Covid-19 et libertés numériques : quel bilan après 3 ans de pandémie ?
Table of Contents
1. Introduction
Conférence faite par La Quadrature du Net1.
Beaucoup de choses sont entrées dans la loi et la vie de tous les jours lors de la pandémie, alors que ça aurait pris des années sans.
2. Les bases de données
3 bases ont été créées pour le COVID :
- SIDEP
- contient les résultats des tests
- CNAM
- recensement de la population vaccinée
- Contact COVID
- traçage des cas contacts (avec Stop COVID)
Une base de la police a été utilisée pendant la pandémie : le SCA. Son but initial est de repérer les automobilistes qui récidivaient. Pendant le COVID, il a servi à repérer les personnes ne respectant pas le confinement. Ce détournement de finalité est illégal, mais il devient légal le 14 avril 2020.

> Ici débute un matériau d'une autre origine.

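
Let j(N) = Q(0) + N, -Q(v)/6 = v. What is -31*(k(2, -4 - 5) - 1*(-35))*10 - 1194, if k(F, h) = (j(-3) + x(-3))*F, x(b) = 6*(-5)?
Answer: 8416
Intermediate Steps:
Q(v) = -6*v
x(b) = -30
j(N) = N (j(N) = -6*0 + N = 0 + N = N)
k(F, h) = -33*F (k(F, h) = (-3 - 30)*F = -33*F)
-31*(k(2, -4 - 5) - 1*(-35))*10 - 1194 = -31*(-33*2 - 1*(-35))*10 - 1194 = -31*(-66 + 35)*10 - 1194 = -(-961)*10 - 1194 = -31*(-310) - 1194 = 9610 - 1194 = 8416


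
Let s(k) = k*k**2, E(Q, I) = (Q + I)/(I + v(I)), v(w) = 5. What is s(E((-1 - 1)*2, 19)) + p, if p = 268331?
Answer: 137385597/512 ≈ 2.6833e+5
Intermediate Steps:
E(Q, I) = (I + Q)/(5 + I) (E(Q, I) = (Q + I)/(I + 5) = (I + Q)/(5 + I))
s(k) = k**3
s(E((-1 - 1)*2, 19)) + p = ((19 + (-1 - 1)*2)/(5 + 19))**3 + 268331 = ((19 - 2*2)/24)**3 + 268331 = ((19 - 4)/24)**3 + 268331 = ((1/24)*15)**3 + 268331 = (5/8)**3 + 268331 = 125/512 + 268331 = 137385597/512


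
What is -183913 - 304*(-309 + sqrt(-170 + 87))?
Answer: -89977 - 304*I*sqrt(83) ≈ -89977.0 - 2769.6*I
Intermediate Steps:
-183913 - 304*(-309 + sqrt(-170 + 87)) = -183913 - 304*(-309 + sqrt(-83)) = -183913 - 304*(-309 + I*sqrt(83)) = -183913 - (-93936 + 304*I*sqrt(83)) = -183913 + (93936 - 304*I*sqrt(83)) = -89977 - 304*I*sqrt(83)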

LQN attaque en justice l'État, comme pour le TAJ, mais perd parce que ce n'est "qu'un soutient technique". Il est toujours utilisé, et même dans des enquêtes judiciaires.
3. Les drones
Des drones ont été utilisés pendant le confinement. La législation autorise les caméras posées mais les drones sont des caméras qui bougent. LQN a pu attaquer en justice et gagner. La police va continuer d'utiliser des drones en manifestation et rebelote, LQN porte plainte et gagne. Elle arrive même à censurer la loi Sécurité Globale en mai 2021.
Peu à peu, les drones deviennent légaux pour la police et la gendarmerie. Ils sont utilisés de plus en plus souvent depuis Saint Soline, notamment lors de concerts, de manifestations, d'évènements sportifs… Cette légalisation se fait via un décret. Le Conseil d'État2 ne suspend pas le décret et il est conforme à la Constitution d'après le Conseil Constitutionnel. D'après Le Monde, en 1 mois, il y a eu une cinquantaine d'utilisations de drones.
Ces drones sont autorisés de manière locale, ce qui rend très dur de les attaquer, il faut le faire un par un.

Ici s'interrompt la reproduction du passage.